11/14/20256 min read

Antes de começar este texto nós temos que contextualizar a vinda do Primal Scream ao Brasil, meses atrás haviam cogitações de que a banda estaria no line up de um grande festival, assim como seria no Chile, tocando no "Opening Act" do Fauna Primavera e na Argentina, no Festival Music Wins, e logo um sideshow por lá também, sendo que bandas como Weezer, The Whitest Boy Alive, Yo La Tengo, Massive Attack, também estariam escalados pra tais eventos, eis que o fato que aconteceu foi que a produtora Balaclava Records aliada a Music On Events, carimbou o passaporte deles pro Brasil, em apenas uma data, e que naturalmente seria na capital paulista. Mas também passariam pela Colômbia, Peru e Uruguai. Após uma quinzena intensa da Balaclava, com shows que foram desde The Whitest Boy Alive, Geordie Greep, Cap N' Jazz, Yo La Tengo no formato acústico, e o próprio festival da marca, a semana seguiria pra apresentação dos escoceses em plena terça feira, na Audio Club, localizada na Água Branca.

Dias antes, eles fizeram 2 shows na terra dos nossos "hermanos" da Argentina, e lá, eles soltaram o melhor cartaz de show da turnê, homenageando o gênio Diego Armando Maradona, na arte "El Pelusa", equilibra a bola na cabeça, imagem clássica dos treinamentos na época da seleção portenha, e o nome da banda em letras garrafais.

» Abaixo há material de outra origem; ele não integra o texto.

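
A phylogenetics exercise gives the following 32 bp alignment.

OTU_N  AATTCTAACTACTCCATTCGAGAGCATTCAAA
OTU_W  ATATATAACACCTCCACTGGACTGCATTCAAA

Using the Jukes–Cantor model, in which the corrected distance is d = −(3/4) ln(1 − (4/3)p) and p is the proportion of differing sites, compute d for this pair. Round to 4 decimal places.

0.3525

The sequences differ at positions 2 (A/T), 3 (T/A), 5 (C/A), 10 (T/A), 11 (A/C), 17 (T/C), 19 (C/G), 22 (G/C), 23 (A/T).
p = 9/32 = 0.281250.
d = −0.75 · ln(1 − (4/3)·0.281250) = −0.75 · ln(0.625000) = −0.75 · (-0.470004) = 0.3525.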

Após um hiato de 7 anos por terras tupiniquins, Bobby Gillespie e cia, traziam um ar de nostalgia, pois a última performance do grupo por aqui não havia sido das melhores. Tanto que certa parte do público e crítica, se mostrou com certa desconfiança pelo que o grupo viria apresentar nesta nova passagem pelo país. Mesmo cercado de altos e baixos nas suas apresentações no país, o público compareceu em peso sem olhar pra trás. Quando vieram pela primeira vez ainda na época do Tim Festival, em 2004, num show emblemático, depois no Planeta Terra em 2009, voltaram em 2011, pra celebrar o Screamadelica, e tardaram até 2018, pra um show com uma banda apática e sem a baixista Simone Butler, ou seja, havia um frisson por esta apresentação da banda por aqui.

Pra quem já estava de olho nas datas pela América do Sul, enxergou que havia sim a possibilidade de ver um bom show, já que a banda é altamente competente e difícilmente deixariam a desejar em cima do palco. Desta vez Bobby trouxe Andrew Innes na guitarra, Simone Butler no baixo, Darrin Mooney na bateria, Terry Miles nos teclados e synths, Alex White no saxofone, Martha Evans e Roslyn Adonteng, nos backing vocals, ou seja, não era simplesmente uma banda, e sim um combo, uma espécie de banda de blues envenenada com pitadas de soul/jazz e muita Acid House.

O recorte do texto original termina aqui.